As part of its application, Nestlé submitted evidence that the shape was recognized as distinctive in most European countries, and in 2006 it was granted a trademark on the shape covering several categories of food.

But the British chocolate maker Cadbury — now a part of Mondelez International — quickly appealed that decision. Mondelez subsidiaries offer similarly shaped products in several European markets: The Kvikk Lunsj, or “Quick Lunch” bar, is popular in Norway; and the Leo bar, sold under the Swiss chocolate brand Milka, is popular in Belgium.

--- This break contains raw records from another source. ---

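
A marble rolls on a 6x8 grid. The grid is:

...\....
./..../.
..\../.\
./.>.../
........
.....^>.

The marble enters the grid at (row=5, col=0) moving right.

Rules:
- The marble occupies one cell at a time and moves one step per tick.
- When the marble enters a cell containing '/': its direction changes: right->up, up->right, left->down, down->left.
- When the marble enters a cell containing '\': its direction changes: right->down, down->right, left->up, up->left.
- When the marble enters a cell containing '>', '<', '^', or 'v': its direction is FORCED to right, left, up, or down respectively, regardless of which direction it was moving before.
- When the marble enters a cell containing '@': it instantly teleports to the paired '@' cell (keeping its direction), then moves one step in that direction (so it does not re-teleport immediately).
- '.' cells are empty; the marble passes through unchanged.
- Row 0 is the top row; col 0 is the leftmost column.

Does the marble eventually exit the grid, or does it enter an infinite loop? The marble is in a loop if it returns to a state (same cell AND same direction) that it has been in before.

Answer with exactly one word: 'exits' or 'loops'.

Step 1: enter (5,0), '.' pass, move right to (5,1)
Step 2: enter (5,1), '.' pass, move right to (5,2)
Step 3: enter (5,2), '.' pass, move right to (5,3)
Step 4: enter (5,3), '.' pass, move right to (5,4)
Step 5: enter (5,4), '.' pass, move right to (5,5)
Step 6: enter (5,5), '^' forces right->up, move up to (4,5)
Step 7: enter (4,5), '.' pass, move up to (3,5)
Step 8: enter (3,5), '.' pass, move up to (2,5)
Step 9: enter (2,5), '/' deflects up->right, move right to (2,6)
Step 10: enter (2,6), '.' pass, move right to (2,7)
Step 11: enter (2,7), '\' deflects right->down, move down to (3,7)
Step 12: enter (3,7), '/' deflects down->left, move left to (3,6)
Step 13: enter (3,6), '.' pass, move left to (3,5)
Step 14: enter (3,5), '.' pass, move left to (3,4)
Step 15: enter (3,4), '.' pass, move left to (3,3)
Step 16: enter (3,3), '>' forces left->right, move right to (3,4)
Step 17: enter (3,4), '.' pass, move right to (3,5)
Step 18: enter (3,5), '.' pass, move right to (3,6)
Step 19: enter (3,6), '.' pass, move right to (3,7)
Step 20: enter (3,7), '/' deflects right->up, move up to (2,7)
Step 21: enter (2,7), '\' deflects up->left, move left to (2,6)
Step 22: enter (2,6), '.' pass, move left to (2,5)
Step 23: enter (2,5), '/' deflects left->down, move down to (3,5)
Step 24: enter (3,5), '.' pass, move down to (4,5)
Step 25: enter (4,5), '.' pass, move down to (5,5)
Step 26: enter (5,5), '^' forces down->up, move up to (4,5)
Step 27: at (4,5) dir=up — LOOP DETECTED (seen before)

Answer: loops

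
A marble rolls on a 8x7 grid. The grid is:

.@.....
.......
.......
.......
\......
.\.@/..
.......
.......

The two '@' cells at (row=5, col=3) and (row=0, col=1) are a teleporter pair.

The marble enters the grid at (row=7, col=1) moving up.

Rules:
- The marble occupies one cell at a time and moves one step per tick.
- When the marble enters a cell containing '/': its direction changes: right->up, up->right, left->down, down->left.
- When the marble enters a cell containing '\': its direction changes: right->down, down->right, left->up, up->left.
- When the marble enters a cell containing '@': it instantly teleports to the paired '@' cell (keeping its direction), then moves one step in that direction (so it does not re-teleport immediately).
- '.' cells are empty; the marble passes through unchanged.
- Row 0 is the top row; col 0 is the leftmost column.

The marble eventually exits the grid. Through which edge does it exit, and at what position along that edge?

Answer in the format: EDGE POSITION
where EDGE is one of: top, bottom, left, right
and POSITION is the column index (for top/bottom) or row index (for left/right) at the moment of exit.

Step 1: enter (7,1), '.' pass, move up to (6,1)
Step 2: enter (6,1), '.' pass, move up to (5,1)
Step 3: enter (5,1), '\' deflects up->left, move left to (5,0)
Step 4: enter (5,0), '.' pass, move left to (5,-1)
Step 5: at (5,-1) — EXIT via left edge, pos 5

Answer: left 5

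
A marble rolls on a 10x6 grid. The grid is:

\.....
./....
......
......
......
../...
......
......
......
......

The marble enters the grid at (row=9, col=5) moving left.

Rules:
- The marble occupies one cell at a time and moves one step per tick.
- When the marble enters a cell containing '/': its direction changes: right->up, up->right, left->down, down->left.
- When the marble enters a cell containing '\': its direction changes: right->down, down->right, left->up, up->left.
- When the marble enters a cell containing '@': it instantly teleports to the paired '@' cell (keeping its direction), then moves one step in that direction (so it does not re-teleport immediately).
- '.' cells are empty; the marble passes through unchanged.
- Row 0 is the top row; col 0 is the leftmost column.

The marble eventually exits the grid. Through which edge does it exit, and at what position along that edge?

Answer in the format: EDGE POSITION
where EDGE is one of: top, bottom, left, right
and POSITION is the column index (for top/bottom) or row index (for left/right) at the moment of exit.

Step 1: enter (9,5), '.' pass, move left to (9,4)
Step 2: enter (9,4), '.' pass, move left to (9,3)
Step 3: enter (9,3), '.' pass, move left to (9,2)
Step 4: enter (9,2), '.' pass, move left to (9,1)
Step 5: enter (9,1), '.' pass, move left to (9,0)
Step 6: enter (9,0), '.' pass, move left to (9,-1)
Step 7: at (9,-1) — EXIT via left edge, pos 9

Answer: left 9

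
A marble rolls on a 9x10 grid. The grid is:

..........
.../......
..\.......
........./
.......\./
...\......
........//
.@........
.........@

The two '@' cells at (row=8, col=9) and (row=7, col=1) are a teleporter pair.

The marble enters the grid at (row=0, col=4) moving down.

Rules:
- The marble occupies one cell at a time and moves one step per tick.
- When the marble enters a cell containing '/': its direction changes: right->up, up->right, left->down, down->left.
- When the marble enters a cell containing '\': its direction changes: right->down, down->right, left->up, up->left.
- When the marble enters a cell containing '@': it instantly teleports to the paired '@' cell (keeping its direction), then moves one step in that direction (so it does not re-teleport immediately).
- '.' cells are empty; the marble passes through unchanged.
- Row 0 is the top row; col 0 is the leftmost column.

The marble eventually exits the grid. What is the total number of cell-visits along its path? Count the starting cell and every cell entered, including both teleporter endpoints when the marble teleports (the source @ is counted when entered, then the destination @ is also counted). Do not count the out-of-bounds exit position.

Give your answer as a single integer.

Answer: 9

Derivation:
Step 1: enter (0,4), '.' pass, move down to (1,4)
Step 2: enter (1,4), '.' pass, move down to (2,4)
Step 3: enter (2,4), '.' pass, move down to (3,4)
Step 4: enter (3,4), '.' pass, move down to (4,4)
Step 5: enter (4,4), '.' pass, move down to (5,4)
Step 6: enter (5,4), '.' pass, move down to (6,4)
Step 7: enter (6,4), '.' pass, move down to (7,4)
Step 8: enter (7,4), '.' pass, move down to (8,4)
Step 9: enter (8,4), '.' pass, move down to (9,4)
Step 10: at (9,4) — EXIT via bottom edge, pos 4
Path length (cell visits): 9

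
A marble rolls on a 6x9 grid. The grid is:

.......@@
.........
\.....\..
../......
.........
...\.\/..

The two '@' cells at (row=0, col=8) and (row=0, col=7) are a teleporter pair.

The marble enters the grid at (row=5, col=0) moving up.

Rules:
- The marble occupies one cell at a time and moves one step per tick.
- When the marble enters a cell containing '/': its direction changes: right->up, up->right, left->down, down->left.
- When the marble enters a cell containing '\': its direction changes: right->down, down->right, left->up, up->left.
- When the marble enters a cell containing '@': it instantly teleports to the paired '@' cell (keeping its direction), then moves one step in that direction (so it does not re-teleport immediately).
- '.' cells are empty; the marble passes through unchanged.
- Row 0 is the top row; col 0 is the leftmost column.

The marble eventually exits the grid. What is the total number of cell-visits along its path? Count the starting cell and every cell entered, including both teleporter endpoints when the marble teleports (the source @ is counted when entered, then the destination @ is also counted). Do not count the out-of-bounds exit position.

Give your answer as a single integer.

Answer: 4

Derivation:
Step 1: enter (5,0), '.' pass, move up to (4,0)
Step 2: enter (4,0), '.' pass, move up to (3,0)
Step 3: enter (3,0), '.' pass, move up to (2,0)
Step 4: enter (2,0), '\' deflects up->left, move left to (2,-1)
Step 5: at (2,-1) — EXIT via left edge, pos 2
Path length (cell visits): 4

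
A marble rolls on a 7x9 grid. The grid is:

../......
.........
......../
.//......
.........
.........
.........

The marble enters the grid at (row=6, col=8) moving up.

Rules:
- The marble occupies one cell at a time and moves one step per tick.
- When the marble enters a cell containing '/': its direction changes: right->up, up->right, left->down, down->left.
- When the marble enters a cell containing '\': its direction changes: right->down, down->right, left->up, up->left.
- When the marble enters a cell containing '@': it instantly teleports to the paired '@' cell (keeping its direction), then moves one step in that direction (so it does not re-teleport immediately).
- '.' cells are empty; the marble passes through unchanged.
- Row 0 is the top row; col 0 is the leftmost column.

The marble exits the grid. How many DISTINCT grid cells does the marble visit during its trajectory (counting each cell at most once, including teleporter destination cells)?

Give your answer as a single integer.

Answer: 5

Derivation:
Step 1: enter (6,8), '.' pass, move up to (5,8)
Step 2: enter (5,8), '.' pass, move up to (4,8)
Step 3: enter (4,8), '.' pass, move up to (3,8)
Step 4: enter (3,8), '.' pass, move up to (2,8)
Step 5: enter (2,8), '/' deflects up->right, move right to (2,9)
Step 6: at (2,9) — EXIT via right edge, pos 2
Distinct cells visited: 5 (path length 5)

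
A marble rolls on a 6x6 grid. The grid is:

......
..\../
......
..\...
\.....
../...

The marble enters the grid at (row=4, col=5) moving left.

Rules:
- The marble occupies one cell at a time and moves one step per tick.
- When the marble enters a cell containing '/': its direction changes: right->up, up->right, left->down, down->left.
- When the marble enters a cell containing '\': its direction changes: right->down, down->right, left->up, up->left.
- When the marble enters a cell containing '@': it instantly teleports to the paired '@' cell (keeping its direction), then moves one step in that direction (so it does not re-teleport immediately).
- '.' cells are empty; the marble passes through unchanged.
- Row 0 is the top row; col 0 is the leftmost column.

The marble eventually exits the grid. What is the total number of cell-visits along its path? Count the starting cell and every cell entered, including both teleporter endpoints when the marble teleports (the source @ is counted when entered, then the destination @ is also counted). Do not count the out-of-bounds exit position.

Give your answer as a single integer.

Step 1: enter (4,5), '.' pass, move left to (4,4)
Step 2: enter (4,4), '.' pass, move left to (4,3)
Step 3: enter (4,3), '.' pass, move left to (4,2)
Step 4: enter (4,2), '.' pass, move left to (4,1)
Step 5: enter (4,1), '.' pass, move left to (4,0)
Step 6: enter (4,0), '\' deflects left->up, move up to (3,0)
Step 7: enter (3,0), '.' pass, move up to (2,0)
Step 8: enter (2,0), '.' pass, move up to (1,0)
Step 9: enter (1,0), '.' pass, move up to (0,0)
Step 10: enter (0,0), '.' pass, move up to (-1,0)
Step 11: at (-1,0) — EXIT via top edge, pos 0
Path length (cell visits): 10

Answer: 10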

The intellectual property office rejected Mondelez’s appeal in 2012, but the company fought the decision. It won a first victory in 2016, when the General Court of the European Union ordered the intellectual property office to reconsider the appeal.

Rather than settling the case, however, the 2016 decision infuriated all three parties. Nestlé, Mondelez and the intellectual property office all appealed at the Court of Justice, each for a different reason.

On Wednesday, the Court of Justice ruled that the intellectual property office must indeed reconsider Mondelez’s appeal, but Nestlé will be permitted to hold on to its trademark while that process goes ahead.

The only added nuance, experts say, is that apart from presenting proof of acquired character in all member states, a company can also bring proof of acquired character in the European single market as a whole, or in the different product-based markets that make up the single market.

“National borders should not be the only point of reference in the European Union,” Ms. Gallagher, the press officer, explained.